2022年9月号掲載
中国減速の深層 「共同富裕」時代のリスクとチャンス
- 著者
- 出版社
- 発行日2022年6月17日
- 定価2,420円
- ページ数375ページ
※『TOPPOINT』にお申し込みいただき「月刊誌会員」にご登録いただくと、ご利用いただけます。
※最新号以前に掲載の要約をご覧いただくには、別途「月刊誌プラス会員」のお申し込みが必要です。
著者紹介
概要
中国経済は、高度成長期を過ぎ、今や減速期に入りつつある。主要国トップの巨大市場は、これからどうなるのか? 習近平政権が進める「共同富裕」政策、急速に進む少子化、デジタル経済の急拡大、ハイテク分野の米中デカップリング…。経済を左右する様々なデータをもとに中国が直面するリスクを分析、今後の中国経済を見通す。
要約
「共同富裕」時代のリスクとチャンス
中国経済は、2桁の高度成長期を終えて、2010年代以降、減速期に入っている。すでに10年にわたって減速を続けており、足元の潜在成長率は5~6%くらいまで下がったと見られる。
今後も減速していくことは、ほぼ間違いない。問題は、減速がどの程度になるかということだ。
中国経済の減速を懸念する理由は多い ―― 。
共同富裕政策と改革開放・イノベーションの行方
中国の高度経済成長をもたらした最大の要因は改革開放とそれによるイノベーションだ。今後、中国経済が減速していくにしても、減速のペースを緩やかにできるかどうかは、改革開放を通じたイノベーションにかかっている。
しかし、最近の習近平政権の経済運営を見ると、改革開放が逆行しているのではないかと懸念される事象が次々に起こっている。

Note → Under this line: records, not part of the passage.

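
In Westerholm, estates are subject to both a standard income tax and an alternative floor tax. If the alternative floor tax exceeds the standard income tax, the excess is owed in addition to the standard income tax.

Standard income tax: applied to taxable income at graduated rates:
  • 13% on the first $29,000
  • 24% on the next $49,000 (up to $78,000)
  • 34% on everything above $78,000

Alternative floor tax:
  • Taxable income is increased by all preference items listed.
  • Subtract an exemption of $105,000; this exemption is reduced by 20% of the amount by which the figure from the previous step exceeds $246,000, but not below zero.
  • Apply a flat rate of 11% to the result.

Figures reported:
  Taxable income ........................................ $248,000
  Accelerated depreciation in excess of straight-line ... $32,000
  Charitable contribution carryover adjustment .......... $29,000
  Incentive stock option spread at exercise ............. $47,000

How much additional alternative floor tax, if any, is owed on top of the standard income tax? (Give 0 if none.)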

2020年11月、アリババ傘下の金融子会社アントグループの新規株式公開(IPO)が直前に停止された。12月の中央経済工作会議では「独占禁止を強化し、資本の無秩序な拡張を防止する」として、プラットフォーマーに対する行政処分等が相次いだ。そのほか、不動産業界、教育業界、ゲーム業界に対しても、規制の強化が実施された。

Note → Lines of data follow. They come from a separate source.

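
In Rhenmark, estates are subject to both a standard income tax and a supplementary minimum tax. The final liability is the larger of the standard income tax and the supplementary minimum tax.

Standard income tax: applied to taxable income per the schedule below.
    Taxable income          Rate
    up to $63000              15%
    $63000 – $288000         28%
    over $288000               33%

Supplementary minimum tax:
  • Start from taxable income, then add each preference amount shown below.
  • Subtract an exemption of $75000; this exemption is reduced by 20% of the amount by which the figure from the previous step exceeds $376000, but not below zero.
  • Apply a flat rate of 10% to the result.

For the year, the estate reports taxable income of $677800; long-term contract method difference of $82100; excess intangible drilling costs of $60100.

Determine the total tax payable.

Supplementary minimum tax:
  Adjusted income: $677800 + $82100 + $60100 = $820000
  Exemption: 20% × ($820000 − $376000) = $88800 ≥ $75000, so the exemption is fully phased out
  Base: $820000 − $0 = $820000
  $820000 × 10% = $82000

Standard income tax:
  $63000 × 15% = $9450
  $225000 × 28% = $63000
  $389800 × 33% = $128634
  → $201084

$201084 > $82000, so the standard income tax governs.

$201084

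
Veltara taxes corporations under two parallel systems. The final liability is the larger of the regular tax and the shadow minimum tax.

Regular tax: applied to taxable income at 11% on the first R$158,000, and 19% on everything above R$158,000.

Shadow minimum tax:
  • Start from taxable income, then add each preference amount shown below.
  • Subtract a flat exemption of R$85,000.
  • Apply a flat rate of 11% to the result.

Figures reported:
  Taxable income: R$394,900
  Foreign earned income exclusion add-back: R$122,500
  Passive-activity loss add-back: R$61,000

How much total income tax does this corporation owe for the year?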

これらの業界に対する規制強化に底流する共通要素がある。それが、習近平政権が重視する「共同富裕」政策だ。
なぜ今、共同富裕を強調するのか
共同富裕とは「人民が共に豊かになる」という考え方で、もともと毛沢東が提唱した概念だ。習近平国家主席は、この共同富裕を従来よりも重要な政策アジェンダとした。
2021年1月の講話で、習氏は「共同富裕の実現は経済問題であるだけでなく、党の政権基盤に関わる重大な政治問題でもある」とした。一党支配の正当性を維持するには、経済のパイの拡大に加え、分配の公平性も必須だと考えているのだろう。

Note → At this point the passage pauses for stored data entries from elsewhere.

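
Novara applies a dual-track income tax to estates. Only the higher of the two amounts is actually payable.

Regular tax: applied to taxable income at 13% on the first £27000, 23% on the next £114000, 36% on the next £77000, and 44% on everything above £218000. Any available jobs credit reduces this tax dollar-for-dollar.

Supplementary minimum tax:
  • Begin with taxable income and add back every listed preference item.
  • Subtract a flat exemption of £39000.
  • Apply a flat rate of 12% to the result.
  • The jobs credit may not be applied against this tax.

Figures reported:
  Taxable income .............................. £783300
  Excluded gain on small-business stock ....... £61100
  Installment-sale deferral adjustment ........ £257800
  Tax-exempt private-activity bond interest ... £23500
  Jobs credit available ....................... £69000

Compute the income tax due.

£237182

Regular tax:
  £27000 × 13% = £3510
  £114000 × 23% = £26220
  £77000 × 36% = £27720
  £565300 × 44% = £248732
  → £306182
  Less jobs credit £69000 → £237182

Supplementary minimum tax:
  Adjusted income: £783300 + £61100 + £257800 + £23500 = £1125700
  Less exemption £39000 → base £1086700
  £1086700 × 12% = £130404

£237182 > £130404, so the regular tax governs.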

だが、なぜ今、改めて共同富裕を強調するのか。1つには、格差の固定化を懸念しているのだろう。中国では、相続税も固定資産税もない。資産を持った家庭に生まれれば、その子孫は豊かさを享受できる。一方、都市部に出てきた農民工は都市部の戸籍が得られないため、子供に十分な教育を与えられない。子孫が富裕になるチャンスは低い。
これでは、共産党が全人民の代表として支持を得続けることが難しくなると考えているのだ。